To correct for these hidden substitutions a substitution model, such as Jukes-Cantor or Kimura 80, can be used to get a more precise distance estimate (see Substitution models and distance estimation).
Alternatively, k-mer based methods or SNP based methods can be used to get a distance estimate without the use of substitution models.
After distance estimates have been computed, a phylogenetic tree can be reconstructed using a distance based reconstruction method. Most distance based methods perform a bottom up reconstruction using a greedy clustering algorithm. Initially, each input organism is put in its own cluster which corresponds to a leaf node in the resulting tree. Next, pairs of clusters are iteratively joined into higher level clusters, which correspond to connecting two nodes in the tree with a new parent node.
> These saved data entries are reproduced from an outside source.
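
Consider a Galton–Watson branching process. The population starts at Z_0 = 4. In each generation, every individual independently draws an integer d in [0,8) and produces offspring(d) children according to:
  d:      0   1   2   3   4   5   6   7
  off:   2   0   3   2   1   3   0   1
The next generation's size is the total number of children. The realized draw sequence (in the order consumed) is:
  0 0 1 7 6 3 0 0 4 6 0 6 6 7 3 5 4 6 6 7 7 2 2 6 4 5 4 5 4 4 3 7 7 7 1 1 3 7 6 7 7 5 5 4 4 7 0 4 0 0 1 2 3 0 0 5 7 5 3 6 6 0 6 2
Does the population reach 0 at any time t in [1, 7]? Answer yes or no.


gen 0: Z_0=4, draws=[0, 0, 1, 7], offspring=[2, 2, 0, 1], Z_1=5
gen 1: Z_1=5, draws=[6, 3, 0, 0, 4], offspring=[0, 2, 2, 2, 1], Z_2=7
gen 2: Z_2=7, draws=[6, 0, 6, 6, 7, 3, 5], offspring=[0, 2, 0, 0, 1, 2, 3], Z_3=8
gen 3: Z_3=8, draws=[4, 6, 6, 7, 7, 2, 2, 6], offspring=[1, 0, 0, 1, 1, 3, 3, 0], Z_4=9
gen 4: Z_4=9, draws=[4, 5, 4, 5, 4, 4, 3, 7, 7], offspring=[1, 3, 1, 3, 1, 1, 2, 1, 1], Z_5=14
gen 5: Z_5=14, draws=[7, 1, 1, 3, 7, 6, 7, 7, 5, 5, 4, 4, 7, 0], offspring=[1, 0, 0, 2, 1, 0, 1, 1, 3, 3, 1, 1, 1, 2], Z_6=17
gen 6: Z_6=17, draws=[4, 0, 0, 1, 2, 3, 0, 0, 5, 7, 5, 3, 6, 6, 0, 6, 2], offspring=[1, 2, 2, 0, 3, 2, 2, 2, 3, 1, 3, 2, 0, 0, 2, 0, 3], Z_7=28

no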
When a single node remains, the tree is reconstructed.
The CLC Genomics Workbench provides two of the most widely used distance based reconstruction methods:
- The UPGMA method [Michener and Sokal, 1957] which assumes a constant rate of evolution (molecular clock hypothesis) in the different lineages. This method reconstruct trees by iteratively joining the two nearest clusters until there is only one cluster left. The result of the UPGMA method is a rooted bifurcating tree annotated with branch lengths.
- The Neighbor Joining method [Saitou and Nei, 1987] attempts to reconstruct a minimum evolution tree (a tree where the sum of all branch lengths is minimized). Opposite to the UPGMA method, the neighbour joining method is well suited for trees with varying rates of evolution in different lineages. A tree is reconstructed by iteratively joining clusters which are close to each other but at the same time far from all other clusters. The resulting tree is a bifurcating tree with branch lenghts. Since no particular biological hypothesis is made about the placement of the root in this method, the resulting tree is unrooted.